Janaina Tokitaka tem suas preferências também na escrita. “Talvez eu tenda a ser mais coloquial porque eu gosto muito das marcas de oralidade. Trago isso dos meus diálogos de roteiros. Eu também gosto de fazer referências ao mundo contemporâneo - k-pop, whatsapp. Eu acho estranha a literatura que não reflete um mundo que existe, que não assume o tempo em que vive para não envelhecer. Sem isso, você não conecta as crianças. As crianças vivem muito mergulhadas no tempo delas.”

Keka Reis está na mesma vibração dos colegas escritores: “Acho que a minha experiência com o roteiro me deu muito ritmo. Escrevo frases muito curtas. E tudo o que aparece feito para crianças e adolescentes, eu assisto e leio. Digo que eu sou uma pesquisadora, porque a gente tem que ver o que está fazendo sentido para eles. E quando visito escolas, eu fico com as antenas ligadas o tempo inteiro.”

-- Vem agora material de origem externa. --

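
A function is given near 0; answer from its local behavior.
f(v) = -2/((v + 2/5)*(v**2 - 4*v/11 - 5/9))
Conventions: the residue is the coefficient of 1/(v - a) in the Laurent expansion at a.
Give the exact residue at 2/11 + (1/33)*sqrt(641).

The residue is -2475/619 + (47520/396779)*sqrt(641).

The factor v**2 - 4*v/11 - 5/9 splits as (v - a)(v - a') with a = 2/11 + (1/33)*sqrt(641), a' = 2/11 - (1/33)*sqrt(641). At the order-1 pole a set g(v) = (v - a)*f(v) = [-2/(v + 2/5)] / (v - a').
Simple pole: residue = g(a) at a = 2/11 + (1/33)*sqrt(641), which is -2475/619 + (47520/396779)*sqrt(641).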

“Vibração” e “estar junto”: não tem como escapar disso se o desejo é estar mais perto destes pré-adolescentes. Interessar-se pelo seu mundo é sempre um caminho bom, mas também é preciso dosar com a confiança na independência deles. Independência remete à subjetividade: cada um terá seu caminho como leitor, tanto como vida. O papel do adulto que acompanha, sem dúvida, é oferecer o máximo de oportunidades, de variedade de leitura para, assim, eles poderem de fato escolher os livros, sem o preconceito do “quem sabe mais”. Porém, tem também algo muito gostoso de fazer e que diminui um pouco nesta faixa de idade… se vir uma brecha, não perca: ler junto. É nesse lugar que podem partir conversas interessantes e inesquecíveis!